Later on he also created a similar table for $\tan^{-1}x$.

Spence published his last work, Outlines of a theory of Algebraical Equations, deduced from the principles of Harriott, and extended to the fluxional or differential calculus was published in 1814. In which he took a systematic approach to solving equations up to the fourth degree using symmetrical functions of the roots.
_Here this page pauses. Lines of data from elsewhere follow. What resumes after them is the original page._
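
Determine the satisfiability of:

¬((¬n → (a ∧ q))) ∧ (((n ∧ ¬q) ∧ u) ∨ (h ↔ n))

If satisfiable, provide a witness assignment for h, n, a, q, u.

h: False, n: False, a: False, q: False, u: True

  ¬((¬n → (a ∧ q))) = True
    ¬n → (a ∧ q) = False
      ¬n = True
      a ∧ q = False
  ((n ∧ ¬q) ∧ u) ∨ (h ↔ n) = True
    (n ∧ ¬q) ∧ u = False
      n ∧ ¬q = False
        ¬q = True
    h ↔ n = True
Both conjuncts True, so the formula holds.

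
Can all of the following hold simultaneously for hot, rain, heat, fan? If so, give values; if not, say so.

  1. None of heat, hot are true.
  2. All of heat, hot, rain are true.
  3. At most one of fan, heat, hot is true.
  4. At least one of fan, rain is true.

No satisfying assignment exists.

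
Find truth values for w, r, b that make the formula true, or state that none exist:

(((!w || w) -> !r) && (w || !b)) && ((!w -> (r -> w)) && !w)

w: False, r: False, b: False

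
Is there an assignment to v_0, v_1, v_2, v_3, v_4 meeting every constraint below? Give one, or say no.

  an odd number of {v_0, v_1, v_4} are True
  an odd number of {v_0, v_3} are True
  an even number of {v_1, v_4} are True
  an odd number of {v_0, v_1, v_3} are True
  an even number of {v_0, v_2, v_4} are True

v_0=T; v_1=F; v_2=T; v_3=F; v_4=F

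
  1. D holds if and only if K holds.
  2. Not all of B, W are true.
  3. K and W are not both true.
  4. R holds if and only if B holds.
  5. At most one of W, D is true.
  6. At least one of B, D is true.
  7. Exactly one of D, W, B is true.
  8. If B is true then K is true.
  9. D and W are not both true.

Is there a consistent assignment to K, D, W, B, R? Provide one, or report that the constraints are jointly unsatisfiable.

K: True, D: True, W: False, B: False, R: False

  (1) D=T, K=T — same ✓
  (2) {B, W}: 0/2 true — not all ✓
  (3) K=T, W=F — not both ✓
  (4) R=F, B=F — same ✓
  (5) {W, D}: 1 true — at most one ✓
  (6) {B, D}: 1 true — at least one ✓
  (7) {D, W, B}: 1 true — exactly one ✓
  (8) B=F ⇒ K: vacuous ✓
  (9) D=T, W=F — not both ✓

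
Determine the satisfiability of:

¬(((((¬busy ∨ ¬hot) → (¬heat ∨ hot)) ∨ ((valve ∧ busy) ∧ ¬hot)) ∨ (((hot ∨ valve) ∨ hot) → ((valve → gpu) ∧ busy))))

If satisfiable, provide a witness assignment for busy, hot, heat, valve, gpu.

busy = False; hot = False; heat = True; valve = True; gpu = True

  ¬(((((¬busy ∨ ¬hot) → (¬heat ∨ hot)) ∨ ((valve ∧ busy) ∧ ¬hot)) ∨ (((hot ∨ valve) ∨ hot) → ((valve → gpu) ∧ busy)))) = True
    (((¬busy ∨ ¬hot) → (¬heat ∨ hot)) ∨ ((valve ∧ busy) ∧ ¬hot)) ∨ (((hot ∨ valve) ∨ hot) → ((valve → gpu) ∧ busy)) = False
      ((¬busy ∨ ¬hot) → (¬heat ∨ hot)) ∨ ((valve ∧ busy) ∧ ¬hot) = False
        (¬busy ∨ ¬hot) → (¬heat ∨ hot) = False
          ¬busy ∨ ¬hot = True
            ¬busy = True
            ¬hot = True
          ¬heat ∨ hot = False
            ¬heat = False
        (valve ∧ busy) ∧ ¬hot = False
          valve ∧ busy = False
          ¬hot = True
      ((hot ∨ valve) ∨ hot) → ((valve → gpu) ∧ busy) = False
        (hot ∨ valve) ∨ hot = True
          hot ∨ valve = True
        (valve → gpu) ∧ busy = False
          valve → gpu = True
The formula evaluates to True.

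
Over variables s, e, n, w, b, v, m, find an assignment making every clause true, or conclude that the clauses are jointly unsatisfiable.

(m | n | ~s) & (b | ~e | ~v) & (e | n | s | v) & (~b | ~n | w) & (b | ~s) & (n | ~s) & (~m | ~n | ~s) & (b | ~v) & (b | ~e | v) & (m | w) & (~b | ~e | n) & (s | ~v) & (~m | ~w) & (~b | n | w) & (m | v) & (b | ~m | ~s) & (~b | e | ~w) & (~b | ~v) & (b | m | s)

Set s = False.
  then (s | ~v) forces v = False.
  then (m | v) forces m = True.
  then (~m | ~w) forces w = False.
Try e = True:
  (b | ~e | v) forces b = True.
  (~b | ~n | w) forces n = False.
  clause (~b | ~e | n) is falsified — backtrack.
So e = False.
  then (e | n | s | v) forces n = True.
  then (~b | ~n | w) forces b = False.
All clauses satisfied.

s=F, e=F, n=T, w=F, b=F, v=F, m=T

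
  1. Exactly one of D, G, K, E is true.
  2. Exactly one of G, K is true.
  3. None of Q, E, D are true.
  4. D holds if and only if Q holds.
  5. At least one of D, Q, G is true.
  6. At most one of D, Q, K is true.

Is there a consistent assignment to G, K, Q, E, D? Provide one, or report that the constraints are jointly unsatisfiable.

G=T, K=F, Q=F, E=F, D=F

  (1) {D, G, K, E}: 1 true — exactly one ✓
  (2) {G, K}: 1 true — exactly one ✓
  (3) {Q, E, D}: 0 true — none ✓
  (4) D=F, Q=F — same ✓
  (5) {D, Q, G}: 1 true — at least one ✓
  (6) {D, Q, K}: 0 true — at most one ✓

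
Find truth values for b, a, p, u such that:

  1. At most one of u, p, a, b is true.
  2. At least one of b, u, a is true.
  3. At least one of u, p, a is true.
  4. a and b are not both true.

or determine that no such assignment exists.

b: False, a: True, p: False, u: False

  (1) {u, p, a, b}: 1 true — at most one ✓
  (2) {b, u, a}: 1 true — at least one ✓
  (3) {u, p, a}: 1 true — at least one ✓
  (4) a=T, b=F — not both ✓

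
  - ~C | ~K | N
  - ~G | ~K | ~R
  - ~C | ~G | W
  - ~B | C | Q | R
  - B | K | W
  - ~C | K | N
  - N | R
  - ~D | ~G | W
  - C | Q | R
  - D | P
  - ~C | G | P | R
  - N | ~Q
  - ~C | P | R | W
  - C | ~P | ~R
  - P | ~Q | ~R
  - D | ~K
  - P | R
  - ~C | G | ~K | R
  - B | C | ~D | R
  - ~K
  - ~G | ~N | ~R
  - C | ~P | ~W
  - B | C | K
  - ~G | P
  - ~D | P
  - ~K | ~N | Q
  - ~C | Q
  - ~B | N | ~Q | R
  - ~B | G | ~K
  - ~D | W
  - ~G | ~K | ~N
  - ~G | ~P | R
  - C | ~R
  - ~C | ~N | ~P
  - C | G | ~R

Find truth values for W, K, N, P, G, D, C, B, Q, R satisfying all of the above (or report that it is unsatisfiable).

Unit clause (~K) forces K = False.
Set W = False.
  then (B | K | W) forces B = True.
  then (~D | W) forces D = False.
  then (D | P) forces P = True.
Try N = False:
  (~C | K | N) forces C = False.
  (N | R) forces R = True.
  clause (C | ~P | ~R) is falsified — backtrack.
So N = True.
  then (~C | ~N | ~P) forces C = False.
  then (C | ~P | ~R) forces R = False.
  then (~G | ~P | R) forces G = False.
  then (~B | C | Q | R) forces Q = True.
All clauses satisfied.

W: False; K: False; N: True; P: True; G: False; D: False; C: False; B: True; Q: True; R: False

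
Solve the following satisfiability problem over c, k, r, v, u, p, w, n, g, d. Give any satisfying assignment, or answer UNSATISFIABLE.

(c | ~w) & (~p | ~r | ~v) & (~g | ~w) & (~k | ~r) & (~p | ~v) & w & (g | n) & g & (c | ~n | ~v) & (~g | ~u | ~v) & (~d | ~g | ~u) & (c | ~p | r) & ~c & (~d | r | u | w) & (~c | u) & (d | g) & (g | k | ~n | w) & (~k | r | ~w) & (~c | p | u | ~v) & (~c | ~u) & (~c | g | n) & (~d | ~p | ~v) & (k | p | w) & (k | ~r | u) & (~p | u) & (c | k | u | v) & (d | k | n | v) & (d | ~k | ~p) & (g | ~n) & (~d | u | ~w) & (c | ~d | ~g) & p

Unsatisfiable — no assignment works.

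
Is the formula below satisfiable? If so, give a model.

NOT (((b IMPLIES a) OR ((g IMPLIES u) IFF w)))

u: False; b: True; a: False; g: False; w: False

  NOT (((b IMPLIES a) OR ((g IMPLIES u) IFF w))) = True
    (b IMPLIES a) OR ((g IMPLIES u) IFF w) = False
      b IMPLIES a = False
      (g IMPLIES u) IFF w = False
        g IMPLIES u = True
The formula evaluates to True.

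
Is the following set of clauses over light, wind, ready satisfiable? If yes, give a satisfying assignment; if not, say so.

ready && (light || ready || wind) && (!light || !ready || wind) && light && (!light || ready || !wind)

light=T; wind=T; ready=T

Unit clause (ready) forces ready = True.
Unit clause (light) forces light = True.
In (!light || !ready || wind) only wind is left, so wind = True.
Check each clause:
  (ready): ready holds.
  (light || ready || wind): light holds.
  (!light || !ready || wind): wind holds.
  (light): light holds.
  (!light || ready || !wind): ready holds.
All clauses satisfied.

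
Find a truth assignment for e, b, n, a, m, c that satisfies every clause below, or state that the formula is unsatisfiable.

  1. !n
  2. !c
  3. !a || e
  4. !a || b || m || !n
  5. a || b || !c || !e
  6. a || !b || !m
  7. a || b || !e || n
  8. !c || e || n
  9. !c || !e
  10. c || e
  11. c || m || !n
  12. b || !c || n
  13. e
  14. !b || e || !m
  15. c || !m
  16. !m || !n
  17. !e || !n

Unit clause (!n) forces n = False.
Unit clause (!c) forces c = False.
In (c || e) only e is left, so e = True.
In (c || !m) only !m is left, so m = False.
Set b = True.
Set a = True.
All clauses satisfied.

e = True; b = True; n = False; a = True; m = False; c = False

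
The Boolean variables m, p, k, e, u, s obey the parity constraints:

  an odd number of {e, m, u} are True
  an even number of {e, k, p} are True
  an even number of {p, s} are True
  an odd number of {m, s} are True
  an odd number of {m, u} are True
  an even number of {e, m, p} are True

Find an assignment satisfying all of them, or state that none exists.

Unsatisfiable

Adding constraints 1, 3, 4, 5, 6 mod 2: every variable appears an even number of times on the left, so the left side is 0.
But the right sides sum to 1 (mod 2). 0 ≠ 1 — the system is inconsistent.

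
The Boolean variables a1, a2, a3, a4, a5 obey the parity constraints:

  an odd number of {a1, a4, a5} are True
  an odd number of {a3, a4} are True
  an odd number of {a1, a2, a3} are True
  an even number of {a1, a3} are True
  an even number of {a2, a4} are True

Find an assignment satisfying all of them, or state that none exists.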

After Spence's death, John Herschel edited Mathematical Essays by the late William Spence, which was published in 1819, with John Galt writing a biography on Spence.

== Legacy ==
Spence's work was noted to be remarkable at the time, with John Herschel, his acquaintance and one of Britain's leading mathematicians at the time, had referenced it in one of his later publications Consideration of various points of analysis, which prompted Herschel to edit Spence's manuscripts. Spence was held in such high regard by Galt, and later Herschel that they published a collection of his individual essays in 1819. Posthumously, his work was met with appreciation from his contemporaries, with a review in the ninety-fourth number of the Quarterly Review (reproduced in Galt's The Literary and Miscellanies of John Galt, Volume 1) that described his first work in 1809 as:

" [The] first formal essay in our language on any distinct and considerable branch of the integral calculus, which has appeared since… Hellinsʼs papers on the ‘Rectification of the Conic Sections".